Studies are required to determine if mRNA encoded spike (S) protein HR1 (or HR1a28) or HR2 has the ability to inadvertently inhibit syn1, preventing the cell fusion required for placental attachment, resulting in pregnancy loss.
The rodent studies carried out by Pfizer and Moderna to determine if there could be an impact on fertility and development may need to be repeated in Old World primates, such as macaques, as they have similar syn1 and syn2 proteins to humans, whereas rats do not.
The presence of autoantibodies to syn1 was investigated by Mattar et al., and although a change from baseline of autoantibodies to syn1 occurred in all 15 pregnant women exposed to the first dose of the Pfizer-BioNTech product, the change was not deemed high enough to be considered biologically significant.
Given the small sample size, these findings may indicate that further investigation is required. Further, an altered syn1 expression is associated with pre-eclampsia, hemolysis, elevated liver enzymes and low platelets syndrome, intrauterine growth restriction and gestational diabetes mellitus in observational studies.
Synctyin-1 is also required for gamete fusion (syn1 and ACET2 receptors present in sperm and oocytes) and, additionally, found in the testes34 and ovaries. In the Comirnaty (Pfizer/BioNTech mRNA vaccine) Package Insert submitted to the Food and Drug Administration (FDA), the manufacturers state that potential impairment of male fertility has not been evaluated …
We question the conclusions of the Shimabukuro et al. study to support the use of the mRNA vaccine in early pregnancy … The assumption that exposure in the third trimester cohort is representative of the effect of exposure throughout pregnancy is questionable and ignores past experience with drugs such as thalidomide.
Evidence of safety of the product when used in the first and second trimesters cannot be established until these cohorts have been followed to at least the perinatal period or long-term safety determined for any of the babies born to mothers inoculated during pregnancy.

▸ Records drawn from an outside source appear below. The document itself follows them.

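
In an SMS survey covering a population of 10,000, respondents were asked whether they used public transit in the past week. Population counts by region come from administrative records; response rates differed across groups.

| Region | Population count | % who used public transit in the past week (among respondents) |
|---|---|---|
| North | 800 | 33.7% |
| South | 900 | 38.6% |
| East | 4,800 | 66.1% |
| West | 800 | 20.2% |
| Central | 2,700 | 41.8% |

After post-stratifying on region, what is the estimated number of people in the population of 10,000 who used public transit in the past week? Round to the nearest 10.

Apply each group's respondent rate to its population count:
  North: 800 × 33.7% = 269.6
  South: 900 × 38.6% = 347.4
  East: 4,800 × 66.1% = 3172.8
  West: 800 × 20.2% = 161.6
  Central: 2,700 × 41.8% = 1128.6
Estimated total = 5080 → 5,080.

5,080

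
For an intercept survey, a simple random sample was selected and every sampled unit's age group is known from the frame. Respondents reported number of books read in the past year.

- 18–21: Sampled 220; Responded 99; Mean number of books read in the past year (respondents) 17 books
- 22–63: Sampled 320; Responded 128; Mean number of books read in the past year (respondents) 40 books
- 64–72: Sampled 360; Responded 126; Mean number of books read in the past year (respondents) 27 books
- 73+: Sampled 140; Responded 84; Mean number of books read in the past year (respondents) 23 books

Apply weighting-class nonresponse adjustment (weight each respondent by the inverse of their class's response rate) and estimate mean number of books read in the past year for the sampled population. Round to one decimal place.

28.3

Class response rates: 18–21 99/220 = 45%, 22–63 128/320 = 40%, 64–72 126/360 = 35%, 73+ 84/140 = 60%.
Weighting each respondent by the inverse class response rate inflates each class back to its sampled size, so the class weight is n_sampled:
  18–21: 220 × 17 = 3740
  22–63: 320 × 40 = 12,800
  64–72: 360 × 27 = 9720
  73+: 140 × 23 = 3220
Adjusted estimate = 29,480 / 1,040 = 28.3462 → 28.3.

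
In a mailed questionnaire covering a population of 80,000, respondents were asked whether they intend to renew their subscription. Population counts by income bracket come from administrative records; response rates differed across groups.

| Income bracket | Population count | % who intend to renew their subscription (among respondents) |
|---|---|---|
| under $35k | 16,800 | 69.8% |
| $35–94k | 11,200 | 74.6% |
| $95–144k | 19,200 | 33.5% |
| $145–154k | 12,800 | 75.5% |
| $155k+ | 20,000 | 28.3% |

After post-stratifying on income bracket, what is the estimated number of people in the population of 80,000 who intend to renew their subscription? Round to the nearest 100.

41,800

Estimated count per cell = population count × respondent percentage:
  under $35k: 16,800 × 69.8% = 11726.4
  $35–94k: 11,200 × 74.6% = 8355.2
  $95–144k: 19,200 × 33.5% = 6432
  $145–154k: 12,800 × 75.5% = 9664
  $155k+: 20,000 × 28.3% = 5660
Estimated total = 41837.6 → 41,800.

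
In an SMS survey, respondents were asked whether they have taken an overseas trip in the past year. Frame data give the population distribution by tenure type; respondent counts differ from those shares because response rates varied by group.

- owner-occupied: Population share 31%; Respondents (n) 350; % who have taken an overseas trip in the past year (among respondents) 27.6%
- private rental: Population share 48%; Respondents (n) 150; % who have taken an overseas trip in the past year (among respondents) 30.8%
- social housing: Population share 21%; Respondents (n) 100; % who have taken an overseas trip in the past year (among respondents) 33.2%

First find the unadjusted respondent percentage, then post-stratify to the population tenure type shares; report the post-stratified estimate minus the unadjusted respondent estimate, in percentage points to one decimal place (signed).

+1.0 percentage points

Unadjusted (pooled respondent) estimate weights by respondent counts:
  (350/600)×27.6 + (150/600)×30.8 + (100/600)×33.2 = 29.3333%
Post-stratifying to population shares instead:
  0.31×27.6 + 0.48×30.8 + 0.21×33.2 = 30.312%
Difference = 30.312 − 29.3333 = 0.9787 pp.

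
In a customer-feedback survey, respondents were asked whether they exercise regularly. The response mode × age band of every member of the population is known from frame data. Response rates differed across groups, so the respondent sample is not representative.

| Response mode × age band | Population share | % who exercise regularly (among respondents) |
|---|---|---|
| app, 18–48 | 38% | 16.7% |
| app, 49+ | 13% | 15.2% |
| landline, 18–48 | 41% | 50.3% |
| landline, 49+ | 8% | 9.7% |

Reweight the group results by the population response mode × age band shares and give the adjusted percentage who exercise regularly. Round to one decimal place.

Each cell contributes population-share × respondent value:
  app, 18–48: 0.38 × 16.7 = 6.346
  app, 49+: 0.13 × 15.2 = 1.976
  landline, 18–48: 0.41 × 50.3 = 20.623
  landline, 49+: 0.08 × 9.7 = 0.776
Post-stratified estimate = 29.721 → 29.7%.

29.7%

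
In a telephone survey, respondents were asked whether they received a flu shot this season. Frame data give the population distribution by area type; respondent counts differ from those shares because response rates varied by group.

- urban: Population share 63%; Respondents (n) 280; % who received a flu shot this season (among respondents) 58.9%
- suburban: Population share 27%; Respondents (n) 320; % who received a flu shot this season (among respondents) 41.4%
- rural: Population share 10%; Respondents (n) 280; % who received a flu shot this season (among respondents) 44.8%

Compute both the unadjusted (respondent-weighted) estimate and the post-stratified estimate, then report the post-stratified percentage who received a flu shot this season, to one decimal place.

Without adjustment, the pooled respondent share is:
  (280/880)×58.9 + (320/880)×41.4 + (280/880)×44.8 = 48.05%
Post-stratified estimate weights by population shares:
  0.63×58.9 + 0.27×41.4 + 0.1×44.8 = 52.765%

52.8%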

Additionally, the product’s manufacturer, Pfizer, contradicts these assurances, stating: ‘available data on Comirnaty administered to pregnant women are insufficient to inform vaccine- associated risks in pregnancy,’ and ‘it is not known whether Comirnaty is excreted in human milk’ as ‘data are not available to assess the effects of Comirnaty on the breastfed infant’…
Due to the nature of the mRNA vaccine roll-out, healthcare providers need to report any issues in pregnancy to further determine the safety of this product …
Considering the evidence presented here, we suggest the immediate withdrawal of mRNA vaccine use in pregnancy (Category X) and those breastfeeding, alongside the withdrawal of mRNA vaccines to children or those of child-bearing age in the general population, until more convincing data relating to the safety and long-term impacts on fertility, pregnancy and reproduction are established in these groups.”